Expected. Why should revoking the DBA role revoke the quota on tablespace DATA?

Well, but in Oracle 11.2.0.4 (and supposingly older releases, too) the result is different:

select tablespace_name, username, bytes, max_bytes from dba_ts_quotas where username = 'REMOTE';

no rows selected

I didn’t really drill into the root cause for this change but I found some bugs in 11.2 being closed as “not a bug” with an explanation why revoking system privileges should revoke also quota. But obviously, this had been either changed or something has been altered with the role’s contents since Oracle 12.1. In the Links section I list some of my findings.
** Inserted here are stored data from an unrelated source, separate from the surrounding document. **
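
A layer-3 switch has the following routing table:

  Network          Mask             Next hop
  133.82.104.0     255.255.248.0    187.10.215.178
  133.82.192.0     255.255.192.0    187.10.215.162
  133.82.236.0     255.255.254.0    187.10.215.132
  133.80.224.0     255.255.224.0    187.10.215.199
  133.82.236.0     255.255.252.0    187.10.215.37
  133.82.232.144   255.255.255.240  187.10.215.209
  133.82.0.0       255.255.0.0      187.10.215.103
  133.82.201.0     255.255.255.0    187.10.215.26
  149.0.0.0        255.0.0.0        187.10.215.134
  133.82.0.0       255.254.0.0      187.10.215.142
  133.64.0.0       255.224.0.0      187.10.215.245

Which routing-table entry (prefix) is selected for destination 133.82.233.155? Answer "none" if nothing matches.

133.82.192.0/18

Entries matching 133.82.233.155:
  133.64.0.0/11 (133.64.0.0 - 133.95.255.255)
  133.82.0.0/15 (133.82.0.0 - 133.83.255.255)
  133.82.0.0/16 (133.82.0.0 - 133.82.255.255)
  133.82.192.0/18 (133.82.192.0 - 133.82.255.255)
Most specific is 133.82.192.0/18.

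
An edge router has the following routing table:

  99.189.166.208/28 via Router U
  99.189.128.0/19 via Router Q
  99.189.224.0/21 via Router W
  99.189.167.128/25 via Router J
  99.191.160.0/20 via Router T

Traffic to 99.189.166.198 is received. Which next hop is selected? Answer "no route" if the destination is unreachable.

No entry's prefix contains 99.189.166.198; there is no default route.

no route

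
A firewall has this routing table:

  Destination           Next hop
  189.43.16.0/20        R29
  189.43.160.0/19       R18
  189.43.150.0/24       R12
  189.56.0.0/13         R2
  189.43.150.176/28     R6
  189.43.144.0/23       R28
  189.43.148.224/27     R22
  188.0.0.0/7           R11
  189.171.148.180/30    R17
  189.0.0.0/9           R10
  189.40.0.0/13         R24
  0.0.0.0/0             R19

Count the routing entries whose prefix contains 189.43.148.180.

4

Prefixes containing 189.43.148.180:
  0.0.0.0/0 (default, matches everything)
  188.0.0.0/7 (188.0.0.0 - 189.255.255.255)
  189.0.0.0/9 (189.0.0.0 - 189.127.255.255)
  189.40.0.0/13 (189.40.0.0 - 189.47.255.255)
Total matching entries: 4.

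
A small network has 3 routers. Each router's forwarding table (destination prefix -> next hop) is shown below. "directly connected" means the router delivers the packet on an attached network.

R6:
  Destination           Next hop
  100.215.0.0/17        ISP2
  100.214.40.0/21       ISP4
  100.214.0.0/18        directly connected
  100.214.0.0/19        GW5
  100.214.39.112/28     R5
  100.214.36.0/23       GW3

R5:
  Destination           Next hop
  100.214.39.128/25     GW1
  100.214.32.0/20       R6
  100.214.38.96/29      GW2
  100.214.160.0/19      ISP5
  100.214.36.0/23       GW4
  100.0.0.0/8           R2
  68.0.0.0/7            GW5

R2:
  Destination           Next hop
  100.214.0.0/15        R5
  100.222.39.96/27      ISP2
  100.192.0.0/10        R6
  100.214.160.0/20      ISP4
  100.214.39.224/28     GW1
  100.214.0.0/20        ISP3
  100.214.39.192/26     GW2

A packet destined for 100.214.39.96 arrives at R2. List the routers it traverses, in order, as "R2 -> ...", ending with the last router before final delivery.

R2 -> R5 -> R6

At R2: longest match for 100.214.39.96 is 100.214.0.0/15 -> R5
At R5: longest match for 100.214.39.96 is 100.214.32.0/20 -> R6
At R6: longest match for 100.214.39.96 is 100.214.0.0/18 -> directly connected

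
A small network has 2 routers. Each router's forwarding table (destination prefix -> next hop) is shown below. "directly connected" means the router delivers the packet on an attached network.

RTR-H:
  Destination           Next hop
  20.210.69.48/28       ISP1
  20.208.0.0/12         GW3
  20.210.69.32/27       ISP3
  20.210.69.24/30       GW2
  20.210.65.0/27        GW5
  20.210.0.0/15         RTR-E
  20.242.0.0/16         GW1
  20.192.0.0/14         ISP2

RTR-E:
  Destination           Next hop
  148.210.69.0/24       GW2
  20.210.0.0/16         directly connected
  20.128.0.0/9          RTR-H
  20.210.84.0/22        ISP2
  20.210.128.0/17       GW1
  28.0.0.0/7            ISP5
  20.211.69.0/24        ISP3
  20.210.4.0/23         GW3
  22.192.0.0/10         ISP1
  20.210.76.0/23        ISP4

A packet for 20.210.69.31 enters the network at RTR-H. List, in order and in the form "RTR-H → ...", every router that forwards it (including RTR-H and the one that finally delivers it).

At RTR-H: longest match for 20.210.69.31 is 20.210.0.0/15 -> RTR-E
At RTR-E: longest match for 20.210.69.31 is 20.210.0.0/16 -> directly connected

RTR-H → RTR-E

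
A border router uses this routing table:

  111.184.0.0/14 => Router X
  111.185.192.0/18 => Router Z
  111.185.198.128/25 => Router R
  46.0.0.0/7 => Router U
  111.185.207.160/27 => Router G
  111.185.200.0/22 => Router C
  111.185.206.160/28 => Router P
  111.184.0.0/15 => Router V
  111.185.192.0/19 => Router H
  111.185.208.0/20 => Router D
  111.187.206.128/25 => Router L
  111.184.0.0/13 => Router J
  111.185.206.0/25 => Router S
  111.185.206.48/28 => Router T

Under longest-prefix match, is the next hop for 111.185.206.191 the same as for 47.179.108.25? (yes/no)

no

111.185.206.191: longest match 111.185.192.0/19 -> Router H
47.179.108.25: longest match 46.0.0.0/7 -> Router U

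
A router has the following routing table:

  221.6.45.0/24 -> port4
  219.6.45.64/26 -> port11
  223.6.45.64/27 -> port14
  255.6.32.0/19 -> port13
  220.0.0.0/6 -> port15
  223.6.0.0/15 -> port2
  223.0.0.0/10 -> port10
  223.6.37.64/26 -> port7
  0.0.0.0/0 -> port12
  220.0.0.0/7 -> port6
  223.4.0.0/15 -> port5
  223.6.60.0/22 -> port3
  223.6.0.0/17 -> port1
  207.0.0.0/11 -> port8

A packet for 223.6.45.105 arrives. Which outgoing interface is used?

port1

Routes whose prefix contains 223.6.45.105:
  0.0.0.0/0 (default, matches everything) -> port12
  220.0.0.0/6 (220.0.0.0 - 223.255.255.255) -> port15
  223.0.0.0/10 (223.0.0.0 - 223.63.255.255) -> port10
  223.6.0.0/15 (223.6.0.0 - 223.7.255.255) -> port2
  223.6.0.0/17 (223.6.0.0 - 223.6.127.255) -> port1
More-specific entries that do NOT match:
  223.6.45.64/27 (223.6.45.64 - 223.6.45.95) does not contain 223.6.45.105
  219.6.45.64/26 (219.6.45.64 - 219.6.45.127) does not contain 223.6.45.105
  223.6.37.64/26 (223.6.37.64 - 223.6.37.127) does not contain 223.6.45.105
  221.6.45.0/24 (221.6.45.0 - 221.6.45.255) does not contain 223.6.45.105
  223.6.60.0/22 (223.6.60.0 - 223.6.63.255) does not contain 223.6.45.105
  255.6.32.0/19 (255.6.32.0 - 255.6.63.255) does not contain 223.6.45.105
Longest matching prefix is /17 -> interface port1.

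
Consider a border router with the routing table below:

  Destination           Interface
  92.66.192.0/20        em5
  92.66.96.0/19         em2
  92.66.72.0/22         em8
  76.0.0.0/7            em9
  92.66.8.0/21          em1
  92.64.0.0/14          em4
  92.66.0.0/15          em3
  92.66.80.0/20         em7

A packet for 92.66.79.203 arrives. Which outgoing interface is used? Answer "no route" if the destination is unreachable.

em3

Routes whose prefix contains 92.66.79.203:
  92.64.0.0/14 (92.64.0.0 - 92.67.255.255) -> em4
  92.66.0.0/15 (92.66.0.0 - 92.67.255.255) -> em3
More-specific entries that do NOT match:
  92.66.72.0/22 (92.66.72.0 - 92.66.75.255) does not contain 92.66.79.203
  92.66.8.0/21 (92.66.8.0 - 92.66.15.255) does not contain 92.66.79.203
  92.66.192.0/20 (92.66.192.0 - 92.66.207.255) does not contain 92.66.79.203
  92.66.80.0/20 (92.66.80.0 - 92.66.95.255) does not contain 92.66.79.203
  92.66.96.0/19 (92.66.96.0 - 92.66.127.255) does not contain 92.66.79.203
Longest matching prefix is /15 -> interface em3.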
This has an interesting side effect in 11.2.0.4 which I cannot reproduce in newer release from 12.1.0.2 on:

alter user remote quota 199M on users;

select tablespace_name, username, bytes, max_bytes from dba_ts_quotas where username = 'REMOTE';

TABLESPACE_NAME     USERNAME              BYTES      MAX_BYTES
------------------- --------------------- ---------- ----------
USERS               REMOTE                0          208666624


grant dba to remote;
revoke dba from remote;

select tablespace_name, username, bytes, max_bytes from dba_ts_quotas where username = 'REMOTE';

no rows selected

So, in any case I revoke the DBA role from a user in 11.2.0.4 all tablespace quota will be wiped out.

 

Well, but things aren’t that obvious as they seem

Now, I ran the previous test in my 12.1.0.2 database (and in my 19.23.0 one as well). But the result was quite surprising to me.

alter user remote quota 199M on users;

select tablespace_name, username, bytes, max_bytes from dba_ts_quotas where username = 'REMOTE';

TABLESPACE_NAME      USERNAME		BYTES  MAX_BYTES
-------------------- ------------- ---------- ----------
USERS		     REMOTE		    0  208666624
DATA		     REMOTE		    0	      -1

grant dba to remote;
revoke dba from remote;


select tablespace_name, username, bytes, max_bytes from dba_ts_quotas where username = 'REMOTE';

TABLESPACE_NAME      USERNAME		BYTES  MAX_BYTES
-------------------- ------------- ---------- ----------
DATA		     REMOTE		    0	      -1

Interesting, isn’t it? The UNLIMITED QUOTA on tablespace DATA stays, but the 199MB quota on tablespace USERS has been removed.

Now, I wanted to see whether the individual quota disappears as well when I grant it unlimited.

alter user remote quota unlimited on users;

grant dba to remote;
revoke dba from remote;

select tablespace_name, username, bytes, max_bytes from dba_ts_quotas where username = 'REMOTE';

TABLESPACE_NA USERNAME		 BYTES	MAX_BYTES
------------- ------------- ---------- ----------
USERS	      REMOTE		     0	       -1
DATA	      REMOTE		     0	       -1

Nope. Hence, I conclude that UNLIMITED QUOTA is handled differently.

 

Summary

When you move from 11.2.0.4 to 19c, be aware that this is a tiny behavior change. You may not encounter this at all. But we’ve been hit by it since we were building some workarounds to smoothen the migration into ADB-S. For some or many of you, this may be well known knowledge, but for me it was totally new.

I tried really hard to find doc or a MOS note explaining the change but I failed. In case you know a MOS note explaining it, let me know and I happily add it to my blog post.